Tools and methods used by participants

Ciera taught a module that highlights the common challenges associated with working in a non-reproducible context. We asked participants to generate simple plots from the Gapminder dataset and to write the documentation needed to reproduce it. They then gave this documentation to their neighbors who tried to make the plots following the instructions provided. For this exercise, most participants resorted to Excel and they realized how challenging it was to write detailed enough instructions to have someone repeat a plot. After this exercise, they were introduced to literate programming in R using knitr and Rmarkdown. Participants who discovered this approach for the first time expressed that this had a certain “WOW-effect”.
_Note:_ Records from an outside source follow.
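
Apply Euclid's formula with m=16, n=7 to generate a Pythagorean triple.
(207, 224, 305)

Euclid's formula: a = m² - n², b = 2mn, c = m² + n²
m = 16, n = 7
a = 16² - 7² = 256 - 49 = 207
b = 2 × 16 × 7 = 224
c = 16² + 7² = 256 + 49 = 305
Verification: 207² + 224² = 42849 + 50176 = 93025 = 305² ✓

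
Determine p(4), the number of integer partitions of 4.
5

p(n) counts ways to write n as a sum of positive integers (order ignored).
Examples: 4; 3 + 1; 2 + 2; 2 + 1 + 1; 1 + 1 + 1 + 1
p(4) = 5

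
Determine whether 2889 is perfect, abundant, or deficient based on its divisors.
deficient

Proper divisors of 2889: sum = 1 + 3 + 9 + 27 + 107 + 321 + 963 = 1431
Since 1431 < 2889, 2889 is deficient.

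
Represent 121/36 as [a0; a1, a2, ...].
[3; 2, 1, 3, 3]

Euclidean algorithm steps:
121 = 3 × 36 + 13
36 = 2 × 13 + 10
13 = 1 × 10 + 3
10 = 3 × 3 + 1
3 = 3 × 1 + 0
Continued fraction: [3; 2, 1, 3, 3]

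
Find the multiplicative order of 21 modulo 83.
41

83 is prime, so ord(21) divides φ(83) = 82.
Divisors of 82: 1, 2, 41, 82.
Repeated squaring: 21^1 ≡ 21, 21^2 ≡ 26, 21^4 ≡ 12, 21^8 ≡ 61, 21^16 ≡ 69, 21^32 ≡ 30, 21^64 ≡ 70 (mod 83).
Test 21^d mod 83 for each divisor d in increasing order:
21^1 ≡ 21
21^2 ≡ 26
21^41 = 21^32·21^8·21^1 ≡ 1  ← first divisor giving 1
The order is 41.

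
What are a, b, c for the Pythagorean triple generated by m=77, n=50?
(3429, 7700, 8429)

Euclid's formula: a = m² - n², b = 2mn, c = m² + n²
m = 77, n = 50
a = 77² - 50² = 5929 - 2500 = 3429
b = 2 × 77 × 50 = 7700
c = 77² + 50² = 5929 + 2500 = 8429
Verification: 3429² + 7700² = 11758041 + 59290000 = 71048041 = 8429² ✓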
In the afternoon of the second day, Hilmar introduced best practices on how to name and organize files to facilitate reproducibility, while working with a slightly more realisitic knitr document. Participants experienced the benefit of programmatic modifications of the data. Overall, this module was really well received because it provided participants with many tips and best practices to organize files in research projects.

Ciera and Hilmar

During the first workshop at Duke, participants repeatedly requested to learn more about version control, especially Git and GitHub. Karen Cranston improvised a demonstration on the spot, but for the second workshop we came better prepared and Ciera put together a lesson (adapted from Software Carpentry) using the GitHub GUI tool. Participants clearly understood the benefit of version control, and starting with the GUI made it easily accessible to most participants. However, because of the variety of operating systems (and versions), it was difficult to provide instructions that worked for everyone, especially given that some participants had operating systems that did not support the GUI.
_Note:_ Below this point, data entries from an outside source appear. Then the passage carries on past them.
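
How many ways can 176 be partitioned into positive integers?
476715857290

p(n) counts ways to write n as a sum of positive integers (order ignored).
Euler's pentagonal recurrence: p(k) = p(k-1) + p(k-2) - p(k-5) - p(k-7) + p(k-12) + p(k-15) - ... (offsets j(3j∓1)/2, signs ++--, p(0)=1, p(<0)=0).
DP table for k = 0..175: p(0)=1, p(1)=1, p(2)=2, p(3)=3, p(4)=5, p(5)=7, p(6)=11, p(7)=15, p(8)=22, p(9)=30, p(10)=42, p(11)=56, p(12)=77, p(13)=101, p(14)=135, p(15)=176, p(16)=231, p(17)=297, p(18)=385, p(19)=490, p(20)=627, p(21)=792, p(22)=1002, p(23)=1255, p(24)=1575, p(25)=1958, p(26)=2436, p(27)=3010, p(28)=3718, p(29)=4565, p(30)=5604, p(31)=6842, p(32)=8349, p(33)=10143, p(34)=12310, p(35)=14883, p(36)=17977, p(37)=21637, p(38)=26015, p(39)=31185, p(40)=37338, p(41)=44583, p(42)=53174, p(43)=63261, p(44)=75175, p(45)=89134, p(46)=105558, p(47)=124754, p(48)=147273, p(49)=173525, p(50)=204226, p(51)=239943, p(52)=281589, p(53)=329931, p(54)=386155, p(55)=451276, p(56)=526823, p(57)=614154, p(58)=715220, p(59)=831820, p(60)=966467, p(61)=1121505, p(62)=1300156, p(63)=1505499, p(64)=1741630, p(65)=2012558, p(66)=2323520, p(67)=2679689, p(68)=3087735, p(69)=3554345, p(70)=4087968, p(71)=4697205, p(72)=5392783, p(73)=6185689, p(74)=7089500, p(75)=8118264, p(76)=9289091, p(77)=10619863, p(78)=12132164, p(79)=13848650, p(80)=15796476, p(81)=18004327, p(82)=20506255, p(83)=23338469, p(84)=26543660, p(85)=30167357, p(86)=34262962, p(87)=38887673, p(88)=44108109, p(89)=49995925, p(90)=56634173, p(91)=64112359, p(92)=72533807, p(93)=82010177, p(94)=92669720, p(95)=104651419, p(96)=118114304, p(97)=133230930, p(98)=150198136, p(99)=169229875, p(100)=190569292, p(101)=214481126, p(102)=241265379, p(103)=271248950, p(104)=304801365, p(105)=342325709, p(106)=384276336, p(107)=431149389, p(108)=483502844, p(109)=541946240, p(110)=607163746, p(111)=679903203, p(112)=761002156, p(113)=851376628, p(114)=952050665, p(115)=1064144451, p(116)=1188908248, p(117)=1327710076, p(118)=1482074143, p(119)=1653668665, p(120)=1844349560, p(121)=2056148051, p(122)=2291320912, p(123)=2552338241, p(124)=2841940500, p(125)=3163127352, p(126)=3519222692, p(127)=3913864295, p(128)=4351078600, p(129)=4835271870, p(130)=5371315400, p(131)=5964539504, p(132)=6620830889, p(133)=7346629512, p(134)=8149040695, p(135)=9035836076, p(136)=10015581680, p(137)=11097645016, p(138)=12292341831, p(139)=13610949895, p(140)=15065878135, p(141)=16670689208, p(142)=18440293320, p(143)=20390982757, p(144)=22540654445, p(145)=24908858009, p(146)=27517052599, p(147)=30388671978, p(148)=33549419497, p(149)=37027355200, p(150)=40853235313, p(151)=45060624582, p(152)=49686288421, p(153)=54770336324, p(154)=60356673280, p(155)=66493182097, p(156)=73232243759, p(157)=80630964769, p(158)=88751778802, p(159)=97662728555, p(160)=107438159466, p(161)=118159068427, p(162)=129913904637, p(163)=142798995930, p(164)=156919475295, p(165)=172389800255, p(166)=189334822579, p(167)=207890420102, p(168)=228204732751, p(169)=250438925115, p(170)=274768617130, p(171)=301384802048, p(172)=330495499613, p(173)=362326859895, p(174)=397125074750, p(175)=435157697830.
Final step: p(176) = p(175) + p(174) - p(171) - p(169) + p(164) + p(161) - p(154) - p(150) + p(141) + p(136) - p(125) - p(119) + p(106) + p(99) - p(84) - p(76) + p(59) + p(50) - p(31) - p(21) + p(0)
= 435157697830 + 397125074750 - 301384802048 - 250438925115 + 156919475295 + 118159068427 - 60356673280 - 40853235313 + 16670689208 + 10015581680 - 3163127352 - 1653668665 + 384276336 + 169229875 - 26543660 - 9289091 + 831820 + 204226 - 6842 - 792 + 1
= 476715857290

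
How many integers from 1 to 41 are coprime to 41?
40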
For the rest of the second day, François covered how to organize code into functions within a knitr document to automate the generation of the intermediate datasets, figures and manuscript. While most participants have had previous experience with R, few knew how to write functions. This was a good time to introduce them to this (sometimes) underrated approach at organizing code.
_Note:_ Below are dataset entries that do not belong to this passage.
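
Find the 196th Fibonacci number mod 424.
19

Matrix identity: Q^n = [[F_(n+1), F_n], [F_n, F_(n-1)]] with Q = [[1,1],[1,0]].
n = 196 = 11000100₂. Square-and-multiply, entries mod 424:
Q^1 = [[1,1],[1,0]]
Q^3 = (Q^1)²·Q = [[3,2],[2,1]]
Q^6 = (Q^3)² = [[13,8],[8,5]]
Q^12 = (Q^6)² = [[233,144],[144,89]]
Q^24 = (Q^12)² = [[401,152],[152,249]]
Q^49 = (Q^24)²·Q = [[321,313],[313,8]]
Q^98 = (Q^49)² = [[34,369],[369,89]]
Q^196 = (Q^98)² = [[365,19],[19,346]]
F_196 mod 424 = Q^196[0][1] = 19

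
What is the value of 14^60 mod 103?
23

Repeated squaring. Binary of 60 = 111100.
14^1 ≡ 14 (mod 103); 14^2 ≡ 93 (mod 103); 14^4 ≡ 100 (mod 103); 14^8 ≡ 9 (mod 103); 14^16 ≡ 81 (mod 103); 14^32 ≡ 72 (mod 103)
14^60 = 14^4 × 14^8 × 14^16 × 14^32 ≡ 23 (mod 103)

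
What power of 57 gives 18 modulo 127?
32

Baby-step giant-step with step n = ⌈√127⌉ = 12.
Baby steps 57^j mod 127 (j:value) for j=0..11: 0:1, 1:57, 2:74, 3:27, 4:15, 5:93, 6:94, 7:24, 8:98, 9:125, 10:13, 11:106.
Giant-step multiplier: 57^(-12) ≡ 57^(126-12) = 57^114 ≡ 87 (mod 127).
Giant steps γ_i = 18·87^i mod 127: γ_0=18, γ_1=42, γ_2=98 (in table at j=8).
x = i·n + j = 2·12 + 8 = 32.
Check: 57^32 ≡ 18 (mod 127).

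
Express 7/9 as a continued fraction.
[0; 1, 3, 2]

Euclidean algorithm steps:
7 = 0 × 9 + 7
9 = 1 × 7 + 2
7 = 3 × 2 + 1
2 = 2 × 1 + 0
Continued fraction: [0; 1, 3, 2]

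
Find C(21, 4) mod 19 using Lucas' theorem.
0

Using Lucas' theorem:
Write n=21 and k=4 in base 19:
n in base 19: [1, 2]
k in base 19: [0, 4]
C(21,4) mod 19 = ∏ C(n_i, k_i) mod 19
Digit binomials (mod 19): C(1,0) = 1; C(2,4) = 0 (k_i > n_i)
Product: 1 × 0 = 0 ≡ 0 (mod 19)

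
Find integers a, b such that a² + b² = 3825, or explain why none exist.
15² + 60² (a=15, b=60)

Factorization: 3825 = 3^2 × 5^2 × 17
By Fermat: n is sum of two squares iff every prime p ≡ 3 (mod 4) appears to even power.
All primes ≡ 3 (mod 4) appear to even power.
Search a = 0, 1, 2, … for 3825 - a² a perfect square: first hit at a = 15: 3825 - 225 = 3600 = 60².
3825 = 15² + 60² = 225 + 3600 ✓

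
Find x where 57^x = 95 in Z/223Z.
117

Baby-step giant-step with step n = ⌈√223⌉ = 15.
Baby steps 57^j mod 223 (j:value) for j=0..14: 0:1, 1:57, 2:127, 3:103, 4:73, 5:147, 6:128, 7:160, 8:200, 9:27, 10:201, 11:84, 12:105, 13:187, 14:178.
Giant-step multiplier: 57^(-15) ≡ 57^(222-15) = 57^207 ≡ 221 (mod 223).
Giant steps γ_i = 95·221^i mod 223: γ_0=95, γ_1=33, γ_2=157, γ_3=132, γ_4=182, γ_5=82, γ_6=59, γ_7=105 (in table at j=12).
x = i·n + j = 7·15 + 12 = 117.
Check: 57^117 ≡ 95 (mod 223).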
To finish off these 2 days, Hilmar covered the different licenses and publishing platforms that allow researchers to make their manuscripts, code and data publicly available. Most participants had heard of Creative Commons licenses or Dryad but few knew enough to navigate this growing ecosystem.

Overall, the workshop was well received by participants. 87% indicated in the post-workshop survey that their ability to conduct reproducible was higher or much higher than prior to the workshop.

Resources


[1]: Some participants cancelled at the last minute and others who participated in the workshop didn't fill out the survey. Therefore, we don't have an exact correspondence between the number of respondents and the participants.